How do people do overclocking reviews FFS.
If you want to know how to overclock Rx 480, I’m available lol
http://www.3dmark.com/fs/9462399
Here’s cf
http://www.3dmark.com/3dm11/11445377
http://www.3dmark.com/spy/143980
http://www.3dmark.com/fs/9495139
Can it reach 1500? How it compares against pos 1060 at 1400?
why not test GTA with AA? Gta V is one of my favorite games to play to just look at, but it has lots of jaggies, shimmering, and crawling without it. For such a good looking game that stuff becomes overly distracting unless you eliminate it with a dose of MSAA IMO.
480 at 1420 is faster than 1060 at 2100mhz
Thats an overkill for an arch and process node that barely overcloks.
So it’s confirmed. nVidia is using smoke Ghz because “Pascal” is in reallity Maxcal or Paxwell.
No, it’s really not. And most 480’s top out at 1350 anyway. I guess if you’re such a rabid fan, you’ll be comfortable returning 4 cards to find the one that confirms your bias.

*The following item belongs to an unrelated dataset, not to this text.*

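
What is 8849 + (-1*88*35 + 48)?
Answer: 5817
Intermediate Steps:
8849 + (-1*88*35 + 48) = 8849 + (-88*35 + 48) = 8849 + (-3080 + 48) = 8849 - 3032 = 5817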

yes man this reviewers dont oc i saw someone with a nitro 480 1450mhz stable you too
der8auer a german extreme overclockers said that strix can hit 1450 before it was released
Surprisingly? The PCB on the Strix is waay longer and has 3 fans.
Still no pricing set in the US. I’m not waiting until mid-August to find out that Asus put a $100 tax on the card if I can find a Sapphire Nitro before then.
Hi can you stay in touch with me so when i buy a rx 480 i can fet help to oc it? I wont be upgrading in a whike since my cpu is slow and ill get zen and 480 together or when its on a sale.
1450 mhz, very nice
Why nothing in the benchmarks showing Crossfired 480s?
This a very powerful card
Mmmmmm RX480
Do you have a rx 480?
Really need this tool kit ??
Cool, but is it safe to used in lower voltage and unstable supply?
Hello kitguru, Hope I Win The Asus Rx 480 Promo. Thank you and More Gaming Power!
Hey can you help me.. I got the Strix RX 480 and il trying to get it stable at 1420Mhz, what do you think is an idle Voltage?